The Public Sphere & Aesthetics

On Tuesday, we discussed the public sphere and where aesthetics falls into it – and in which way it does. We heavily discussed Michael Warner’s essay on publics – which is an interesting, albeit, difficult topic. Warner makes an argument to differentiate between the public and a public. According to Warner, the public is the general population; social totality. A public is a bit more complex. A public is made up of strangers; an undefined group. It is self organized, a social space created by the reflexive circulation of discourse (print culture).

Ok, so what, right? Where does aesthetics and art criticism fall into this, and why is it important?

We often think of aesthetics as concerned with nature and the appreciation of beauty; especially in art. However, looking back, we see aesthetics as the product of hegemony; formed through a power structure. In 18th century France, King Louie XIV decided he wanted to monopolize the “best” artistic talent and place it under state control. In doing this, the state was essentially deciding what the publics view of art was, and what constituted “good” art. King Louie XIV decides to hold “Salons” to showcase this academic perfection he had acquired. Interestingly, in doing this, King Louie XIV created a public. People began attending these Salon’s and what came of them was discourse. Debates and opinions were being expressed and lo and behold! art criticism begins to be written. The thing with a public is you can’t know the nature of what it will be. It is composed of strangers, which is a critical and undefinable aspect of it.

This idea of publics sheds a new light on the concept of art criticism. It highlights certain aspects we should keep in mind when approaching art criticism, and who our public is.

-Hannah Jones




  1. I concur with Hannah in needing to know who our public is and how to go about directing what it is we try to say in a public sphere. I too thought this subject went a little bit over my head in trying to differentiate but what really perked up my ears was when our topic merged into counterpublics. I love how they conflict with societal norms within the same environment of a public and the public. I truly think counterpublics are needed within society to create a sort of chaotic balance and shake up our feelings and get us thinking. The example used in class with the Sex Pistols is a very impactful way of showing that subcultures, though they may be more underground or “not popular”, can still have an effect on society. I think there’s something to be said for this kind of “Damn the man” kind of attitude.

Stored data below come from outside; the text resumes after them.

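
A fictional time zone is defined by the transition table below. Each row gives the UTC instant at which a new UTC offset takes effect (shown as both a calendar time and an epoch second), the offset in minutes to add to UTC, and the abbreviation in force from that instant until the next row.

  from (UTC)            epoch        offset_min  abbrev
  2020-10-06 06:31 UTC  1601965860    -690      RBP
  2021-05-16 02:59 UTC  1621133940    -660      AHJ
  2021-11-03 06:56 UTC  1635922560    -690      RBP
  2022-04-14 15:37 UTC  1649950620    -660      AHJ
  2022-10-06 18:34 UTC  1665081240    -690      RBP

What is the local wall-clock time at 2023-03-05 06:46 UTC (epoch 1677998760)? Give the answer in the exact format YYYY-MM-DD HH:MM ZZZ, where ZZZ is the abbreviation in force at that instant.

Query: 2023-03-05 06:46 UTC
Rule 5/5 (RBP, -11:30): 2022-10-06 18:34 UTC ≤ query < +∞
6·60 + 46 - 690 = -284 min
-284 = -1·1440 + 1156; 1156 = 19·60 + 16 → 19:16, 2023-03-05 - 1 day = 2023-03-04
→ 2023-03-04 19:16 RBP

2023-03-04 19:16 RBP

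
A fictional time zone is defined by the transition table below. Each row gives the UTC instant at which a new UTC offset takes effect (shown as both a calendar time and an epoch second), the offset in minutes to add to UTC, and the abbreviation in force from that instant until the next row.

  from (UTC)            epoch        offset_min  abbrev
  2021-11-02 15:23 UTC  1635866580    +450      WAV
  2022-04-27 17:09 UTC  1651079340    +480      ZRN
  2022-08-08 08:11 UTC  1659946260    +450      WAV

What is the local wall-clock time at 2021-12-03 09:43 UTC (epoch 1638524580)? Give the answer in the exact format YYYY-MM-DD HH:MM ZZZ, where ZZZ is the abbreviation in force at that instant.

Query: 2021-12-03 09:43 UTC
Rule 1/3 (WAV, +07:30): 2021-11-02 15:23 UTC ≤ query < 2022-04-27 17:09 UTC
9·60 + 43 + 450 = 1033 min
1033 = 0·1440 + 1033; 1033 = 17·60 + 13 → 17:13, same day
→ 2021-12-03 17:13 WAV

2021-12-03 17:13 WAV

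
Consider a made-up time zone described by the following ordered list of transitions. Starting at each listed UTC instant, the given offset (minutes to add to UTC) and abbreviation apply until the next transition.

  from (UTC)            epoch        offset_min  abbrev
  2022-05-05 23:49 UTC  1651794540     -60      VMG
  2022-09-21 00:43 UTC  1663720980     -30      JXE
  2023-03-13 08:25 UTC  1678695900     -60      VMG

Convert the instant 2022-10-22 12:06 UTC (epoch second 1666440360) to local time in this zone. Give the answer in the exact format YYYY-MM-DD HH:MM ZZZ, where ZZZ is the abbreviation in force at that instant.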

  2. I also agree with Hannah in that as art critics or even just appreciators of art itself, it’s important to know who and what the public is. Knowing what group of people you are trying to get your opinion across to helps shape your writing and even yourself as an individual. I find it interesting as well that art criticism was sort of ‘born’ from people having discourse about which art was superior than others. And I agree with Kellye’s point that counterpublics are important to a society because if everyone just agreed on the same things, then there would be no improvement or originality. Disagreements/opposing opinions are important because they bring about new perspectives and ideas, and create a population of thinkers. When there are more open-minded and well rounded people, it provides grounds for innovation and change. It helps to know that your public is one that can read your writing and agree/disagree with it respectively, as well as come away from it with new perspectives.



  3. It’s safe to say I was thoroughly confused in this lecture about the difference between the public and a public. Honestly I felt like I was getting more confused as we went on since multiple people had opinions and there didn’t seem to be a clear “this one is right and this one is wrong.” I was getting lost in what the relevance was. I appreciate the fact that in your post you bring the relevance of publics back to the subject of the class, art criticism. When a public is created, like what happened with King Louie XIV, it allows criticism to be created. I might not fully grasp this concept, but I see how it connects to how criticsm comes from multiple people and discussion between them.



  4. There was a lot of content from that class on the public and it was heavy in terms of understanding just where it came from as well as how it is defined and perceived. I found this lesson a little difficult to wrap my head around because the public is, as you mentioned, produced by discourse therefore it’s an area of grey in a space of black and white. It is the counter part, yet an in between for what will come next.

    I also agree with it’s undefinable nature. It is in part because we as humans think differently and don’t all find the same type of art to be appealing such as King Louis XIV sought after with his version of perfect art.